Security vendor Websense has appointed former IBM executive John Starr as its new channel chief.
Starr was officially introduced on Jan. 14 and will have the title of vice president of channel sales and professional services.
This hire comes approximately 18 months after Shawn Pearson was appointed vice president of global channels. Pearson has left Websense.
Even though Starr starts the job on Jan. 14th, he has been working with the Websense’s executive team on strategic programs for a number of transformational efforts, including the development of the Websense channel strategy and the creation of the company’s professional services organization.
Prior to joining Websense, Starr held the role of director of strategic programs at Vista Equity Partners and spent seven years with IBM’s strategy practice. During his tenure at IBM, he led the reorganization of the U.S. and Canadian consulting businesses as well as redesigning the global sales methodology.
Starr took time out to talk to CDN about his new role at Websense. The following is an edited transcript.
CDN Now: What did you like about the Websense channel chief job?
John Starr: Though the process I thought it was the same as IBM. At Websense, I firmly believe they have the backbone of an organization that has a set of products that differentiate in the marketplace. IBM has it and Websense has it. And, Websense continues to innovate and build on that differentiation. That was a major attraction for me across the whole security industry. This is a growing a market and its in-demand. There are some players who have better products than others. I wanted to go to an organization with a similar view.
CDN Now: Your background is with IBM, how is that going to help you run the channel at Websense?
J.S.: I ran IBM’s strategic practice and our two main goals there was security and to work with the business units and other IBM organization to solve problems that are not easy to solve. Some of those focused on the business model and the ecosystems and how they are selling and running the sales forces. Some had to do with making improvements to the channel. The focus was on solving problems that were difficult to figure out. The reality was those problems were not strategic to the focus on the channel and it needed to improve so we were called in to do that. Secondly, was to take solutions to other IBM clients and we found that in the last recession those that did that end up fairly well and they wanted to learn how.
CDN Now: You have professional services in your channel chief title. Why is that?
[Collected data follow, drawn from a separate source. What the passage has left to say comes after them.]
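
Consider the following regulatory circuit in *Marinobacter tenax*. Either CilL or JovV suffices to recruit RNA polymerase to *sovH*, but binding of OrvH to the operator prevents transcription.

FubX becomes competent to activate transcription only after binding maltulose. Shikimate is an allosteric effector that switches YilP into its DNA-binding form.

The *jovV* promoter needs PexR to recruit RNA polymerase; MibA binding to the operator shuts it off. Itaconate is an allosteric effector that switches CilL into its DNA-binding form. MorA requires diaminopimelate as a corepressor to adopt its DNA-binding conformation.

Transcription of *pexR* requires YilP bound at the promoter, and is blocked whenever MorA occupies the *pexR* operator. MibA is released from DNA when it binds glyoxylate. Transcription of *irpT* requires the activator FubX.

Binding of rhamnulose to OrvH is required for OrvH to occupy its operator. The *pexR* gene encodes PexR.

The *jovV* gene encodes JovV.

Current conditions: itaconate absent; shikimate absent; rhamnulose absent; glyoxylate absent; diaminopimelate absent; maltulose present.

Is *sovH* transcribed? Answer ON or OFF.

OFF

Itaconate is absent, so CilL is inactive.
Diaminopimelate is absent, so MorA is inactive.
Shikimate is absent, so YilP is inactive.
Required activator YilP is absent, so *pexR* is not transcribed.
So PexR is not produced.
Glyoxylate is absent, so MibA is active.
With repressor MibA bound, *jovV* is not transcribed.
So JovV is not produced.
Rhamnulose is absent, so OrvH is inactive.
No activator is available at the *sovH* promoter, so *sovH* is not transcribed.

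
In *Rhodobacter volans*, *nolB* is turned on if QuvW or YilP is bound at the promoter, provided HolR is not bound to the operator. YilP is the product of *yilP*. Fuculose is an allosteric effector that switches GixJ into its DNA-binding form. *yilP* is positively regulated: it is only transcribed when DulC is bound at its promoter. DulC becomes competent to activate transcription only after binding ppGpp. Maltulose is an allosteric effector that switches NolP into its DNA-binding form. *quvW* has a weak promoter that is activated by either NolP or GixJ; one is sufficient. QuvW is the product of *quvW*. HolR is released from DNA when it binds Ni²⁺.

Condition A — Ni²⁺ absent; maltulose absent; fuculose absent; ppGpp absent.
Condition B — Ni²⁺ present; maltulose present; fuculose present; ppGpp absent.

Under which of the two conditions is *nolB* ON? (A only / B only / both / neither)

B only

Condition A:
Ni²⁺ is absent, so HolR is active.
Maltulose is absent, so NolP is inactive.
Fuculose is absent, so GixJ is inactive.
No activator is available at the *quvW* promoter, so *quvW* is not transcribed.
So QuvW is not produced.
ppGpp is absent, so DulC is inactive.
Required activator DulC is absent, so *yilP* is not transcribed.
So YilP is not produced.
With repressor HolR bound, *nolB* is not transcribed.
→ *nolB* is OFF in A.
Condition B:
Ni²⁺ is present, so HolR is inactive.
Maltulose is present, so NolP is active.
Fuculose is present, so GixJ is active.
Activator NolP is present, so *quvW* is transcribed.
So QuvW is produced and active.
ppGpp is absent, so DulC is inactive.
Required activator DulC is absent, so *yilP* is not transcribed.
So YilP is not produced.
Activator QuvW is present, so *nolB* is transcribed.
→ *nolB* is ON in B.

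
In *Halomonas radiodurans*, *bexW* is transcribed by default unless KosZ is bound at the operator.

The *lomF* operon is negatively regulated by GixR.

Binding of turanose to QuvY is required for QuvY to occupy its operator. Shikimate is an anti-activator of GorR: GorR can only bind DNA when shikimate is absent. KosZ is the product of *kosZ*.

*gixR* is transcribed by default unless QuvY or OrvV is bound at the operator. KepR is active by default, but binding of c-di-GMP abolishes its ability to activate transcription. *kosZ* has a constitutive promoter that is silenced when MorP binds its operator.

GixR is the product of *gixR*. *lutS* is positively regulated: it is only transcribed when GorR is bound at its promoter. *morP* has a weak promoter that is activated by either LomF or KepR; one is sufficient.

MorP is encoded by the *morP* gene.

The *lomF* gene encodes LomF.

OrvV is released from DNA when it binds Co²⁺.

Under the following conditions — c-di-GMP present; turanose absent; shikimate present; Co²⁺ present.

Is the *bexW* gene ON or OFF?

OFF

Turanose is absent, so QuvY is inactive.
Co²⁺ is present, so OrvV is inactive.
With no repressor bound, *gixR* is transcribed.
So GixR is produced and active.
With repressor GixR bound, *lomF* is not transcribed.
So LomF is not produced.
c-di-GMP is present, so KepR is inactive.
No activator is available at the *morP* promoter, so *morP* is not transcribed.
So MorP is not produced.
With no repressor bound, *kosZ* is transcribed.
So KosZ is produced and active.
With repressor KosZ bound, *bexW* is not transcribed.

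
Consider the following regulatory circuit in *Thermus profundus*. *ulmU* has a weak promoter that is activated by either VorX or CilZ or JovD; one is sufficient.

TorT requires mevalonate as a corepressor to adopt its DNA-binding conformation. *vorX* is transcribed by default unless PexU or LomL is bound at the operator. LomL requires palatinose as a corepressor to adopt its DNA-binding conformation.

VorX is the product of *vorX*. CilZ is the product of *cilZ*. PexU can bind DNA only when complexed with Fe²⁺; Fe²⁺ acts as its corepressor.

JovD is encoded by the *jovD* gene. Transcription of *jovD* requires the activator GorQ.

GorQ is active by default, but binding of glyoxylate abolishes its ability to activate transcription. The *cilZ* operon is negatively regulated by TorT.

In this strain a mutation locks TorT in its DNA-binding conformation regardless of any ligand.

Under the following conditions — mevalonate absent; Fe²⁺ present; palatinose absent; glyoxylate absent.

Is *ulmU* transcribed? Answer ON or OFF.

ON

Fe²⁺ is present, so PexU is active.
Palatinose is absent, so LomL is inactive.
With repressor PexU bound, *vorX* is not transcribed.
So VorX is not produced.
TorT is constitutively active in this strain.
With repressor TorT bound, *cilZ* is not transcribed.
So CilZ is not produced.
Glyoxylate is absent, so GorQ is active.
No repressor is bound and GorQ is active, so *jovD* is transcribed.
So JovD is produced and active.
Activator JovD is present, so *ulmU* is transcribed.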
J.S.: Part of the reason why it is in my title was that I launched that at Websense last year. I worked with Shawn (Pearson) on that and it became a logical decision. There is also, quite honestly, some reason behind putting the two together. What we are trying to do is make it easier for the end customer to get access to skilled technical resources that are lacking in the market today. The complexity customers are facing against (cyber warfare operatives of nation states) governments or well organized hackers you have to be prepared and one of the problems customers have is not enough people to build a group inside the organization to do that. What we are trying to do is make it easier to find these skilled resources. Perfect example of this is a customer that manufactures drill bits. They have a lot of IP especially for oil sector and they have to protect that IP with a partner. What solutions do they need to purchase? They have it now it needs to work, but they do not have the security group in-house to see if works well in their environment. They can go to the partner and if they have good relationship and trust them then that’s a great way to get those skilled resources, but if they don’t what do they do? How do they know what decision to make next? We created another option for the customer. I want to make it clear we are not taking over the professional services world. We are a subscription business and renewals are important and if the customer suffers then we suffer.
Partners who have not staffed up on the professional services side are still great partners of Websense and we want to take them along for the journey. We have, in our opinion, a lot of skills and the U.S. and Canada have not actively staffed up their teams to deliver professional services. We did not want to do things that are not partner-friendly so we created an option for customer to access two highly skilled security solution provider partners and we work with them. We are involved but are using their resources. We want the partner community to be involved. We do not want to take it all in house. If those two partners are overwhelmed then we find another partner to take over that volume. Both channel partners are based in the U.S. and customers engage with them directly.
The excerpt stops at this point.